Otters as big as lions, there were. As big as grizzly bears.

Atlas Obscura introduces us to Enhydriodon omoensis, a newly classified prehistoric otter that roamed the Omo river valley of Ethiopia, hunting its prey and weighing more than 400 pounds with jaws strong enough to crush bone:

While the study calls the otter “lion-sized,” paleontologist Margaret Lewis of Stockton University in New Jersey, who first analyzed some of the fossils in 2008*, thinks “that’s kind of underselling it.” “Bear otter,” she says, is perhaps a better term to encapsulate just how massive these otters were. Okay, grizzly otter it is.

But the otter’s massive size wasn’t the only thing that surprised the lead author of the study, carnivore specialist Camille Grohé of the University of Poitiers in France.
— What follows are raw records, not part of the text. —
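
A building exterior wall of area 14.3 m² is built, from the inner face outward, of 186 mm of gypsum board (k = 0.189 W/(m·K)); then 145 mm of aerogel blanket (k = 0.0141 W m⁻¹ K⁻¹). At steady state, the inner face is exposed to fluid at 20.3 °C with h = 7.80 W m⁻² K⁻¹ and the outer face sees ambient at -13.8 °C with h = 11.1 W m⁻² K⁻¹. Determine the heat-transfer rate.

Q = 42.5 W

Resistance network (inner→outer):
  R_conv,in = 1/(hA) = 1/(7.80·14.3) = 0.008965 K/W
  R_gypsum board = L/(kA) = 0.186/(0.189·14.3) = 0.06882 K/W
  R_aerogel blanket = L/(kA) = 0.145/(0.0141·14.3) = 0.7191 K/W
  R_conv,out = 1/(hA) = 1/(11.1·14.3) = 0.006300 K/W
ΣR = 0.008965 + 0.06882 + 0.7191 + 0.006300 = 0.8032 K/W
Q = ΔT/ΣR = (20.3 °C − -13.8 °C)/0.8032 = 42.5 W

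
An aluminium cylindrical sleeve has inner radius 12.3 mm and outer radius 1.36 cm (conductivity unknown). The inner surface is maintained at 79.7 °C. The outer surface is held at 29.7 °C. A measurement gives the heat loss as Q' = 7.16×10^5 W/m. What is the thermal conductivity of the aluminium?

k = 229 W/m·K

ΣR = ΔT/Q' = |79.7 − 29.7|/7.16×10^5 = 6.983×10^-5 m·K/W
ln(r₂/r₁)/(2πk) = 6.983×10^-5 ⇒ k = 0.1005/(2π·6.983×10^-5) = 229 W/m·K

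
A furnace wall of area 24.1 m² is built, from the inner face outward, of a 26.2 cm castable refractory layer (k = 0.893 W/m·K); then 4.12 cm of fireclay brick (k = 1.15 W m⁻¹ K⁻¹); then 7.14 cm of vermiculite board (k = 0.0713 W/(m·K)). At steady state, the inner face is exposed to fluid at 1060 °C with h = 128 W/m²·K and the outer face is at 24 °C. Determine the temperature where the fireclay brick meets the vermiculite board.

Series thermal resistances, inner to outer:
  R_conv,in = 1/(hA) = 1/(128·24.1) = 3.242×10^-4 K/W
  R_castable refractory = L/(kA) = 0.262/(0.893·24.1) = 0.01217 K/W
  R_fireclay brick = L/(kA) = 0.0412/(1.15·24.1) = 0.001487 K/W
  R_vermiculite board = L/(kA) = 0.0714/(0.0713·24.1) = 0.04155 K/W
ΣR = 3.242×10^-4 + 0.01217 + 0.001487 + 0.04155 = 0.05553 K/W
Q = ΔT/ΣR = (1060 °C − 24 °C)/0.05553 = 18660 W
From the inner boundary to the fireclay brick/vermiculite board interface, ΣR_partial = 0.01398 K/W.
T_interface = T_in − Q·ΣR_partial = 1060 °C − (18660)(0.01398) = 799 °C

T = 799 °C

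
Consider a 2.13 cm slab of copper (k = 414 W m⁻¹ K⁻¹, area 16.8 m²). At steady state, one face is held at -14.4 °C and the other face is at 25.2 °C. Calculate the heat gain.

Q = 1.29×10^7 W

Q = kA·ΔT/L = 414 × 16.8 × |-14.4 °C − 25.2 °C| / 0.0213 = 1.29×10^7 W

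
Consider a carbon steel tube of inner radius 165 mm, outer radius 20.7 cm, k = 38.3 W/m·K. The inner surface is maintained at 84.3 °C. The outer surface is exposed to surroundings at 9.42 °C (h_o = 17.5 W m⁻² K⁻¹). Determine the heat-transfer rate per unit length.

Resistance network (inner→outer):
  R'_carbon steel = ln(0.207/0.165)/(2πk) = 0.2268/(2π·38.3) = 9.424×10^-4 m·K/W
  R'_conv,out = 1/(2πr h) = 1/(2π·0.207·17.5) = 0.04394 m·K/W
ΣR = 9.424×10^-4 + 0.04394 = 0.04488 m·K/W
Q' = ΔT/ΣR = (84.3 °C − 9.42 °C)/0.04488 = 1670 W/m

Q' = 1670 W/m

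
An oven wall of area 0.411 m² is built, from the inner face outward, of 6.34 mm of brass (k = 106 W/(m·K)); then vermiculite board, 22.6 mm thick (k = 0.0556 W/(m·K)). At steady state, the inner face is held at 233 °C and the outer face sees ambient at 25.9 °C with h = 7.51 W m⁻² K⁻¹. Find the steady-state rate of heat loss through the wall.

Treat each layer as a resistance in series:
  R_brass = L/(kA) = 0.00634/(106·0.411) = 1.455×10^-4 K/W
  R_vermiculite board = L/(kA) = 0.0226/(0.0556·0.411) = 0.9890 K/W
  R_conv,out = 1/(hA) = 1/(7.51·0.411) = 0.3240 K/W
ΣR = 1.455×10^-4 + 0.9890 + 0.3240 = 1.313 K/W
Q = ΔT/ΣR = (233 °C − 25.9 °C)/1.313 = 158 W

Q = 158 W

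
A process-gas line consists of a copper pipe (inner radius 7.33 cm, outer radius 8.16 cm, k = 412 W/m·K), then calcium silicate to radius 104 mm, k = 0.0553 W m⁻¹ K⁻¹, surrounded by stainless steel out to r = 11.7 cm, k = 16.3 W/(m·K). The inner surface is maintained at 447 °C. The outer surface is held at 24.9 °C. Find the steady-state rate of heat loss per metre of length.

Resistance network (inner→outer):
  R'_copper = ln(0.0816/0.0733)/(2πk) = 0.1073/(2π·412) = 4.144×10^-5 m·K/W
  R'_calcium silicate = ln(0.104/0.0816)/(2πk) = 0.2426/(2π·0.0553) = 0.6981 m·K/W
  R'_stainless steel = ln(0.117/0.104)/(2πk) = 0.1178/(2π·16.3) = 0.001150 m·K/W
ΣR = 4.144×10^-5 + 0.6981 + 0.001150 = 0.6993 m·K/W
Q' = ΔT/ΣR = (447 °C − 24.9 °C)/0.6993 = 604 W/m

Q' = 604 W/m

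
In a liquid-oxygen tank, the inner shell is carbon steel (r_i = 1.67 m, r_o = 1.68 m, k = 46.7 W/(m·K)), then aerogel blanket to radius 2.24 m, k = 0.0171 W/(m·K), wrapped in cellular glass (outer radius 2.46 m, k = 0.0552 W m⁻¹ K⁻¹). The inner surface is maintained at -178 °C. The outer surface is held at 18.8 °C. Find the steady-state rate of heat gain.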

Testing on oxygen and carbon isotopes collected from the otter’s teeth shows that, unlike its semi-aquatic modern descendants, Enhydriodon omoensis lived primarily on land. “I really did not expect that,” says Grohé.

For about three weeks, Grohé worked in the museum’s basement, analyzing the hundreds of Omo carnivore fossils. “I was not just looking at otters,” she says. “I was looking at overall diversity [and] checking if the specimens we had in the database also matched the specimens we had in the drawers.”

Eventually, she came across a “weird” femur, the same one paleontologists uncovered back in the 70s. In a previous study, Lewis had identified that the femur came from a very big prehistoric otter. But that wasn’t the only thing that made this femur a little weird. “It was really, really long and that didn’t really match an aquatic mammal,” which have generally shorter femurs to help the animals swim.

Collaborating with [Columbia University’s Kevin] Uno, Grohé and a team of scientists extracted small amounts of enamel from the Enhydriodon omoensis’s teeth, which they tested for carbon and oxygen isotopes. Grohé was surprised to find that the isotopes were from largely terrestrial sources. “It was feeding on a wide range of [land-based] prey,” says Grohé; the patterns were similar to those found in big cats and hyenas today. But whether the otter was hunting or scavenging, Grohé isn’t sure.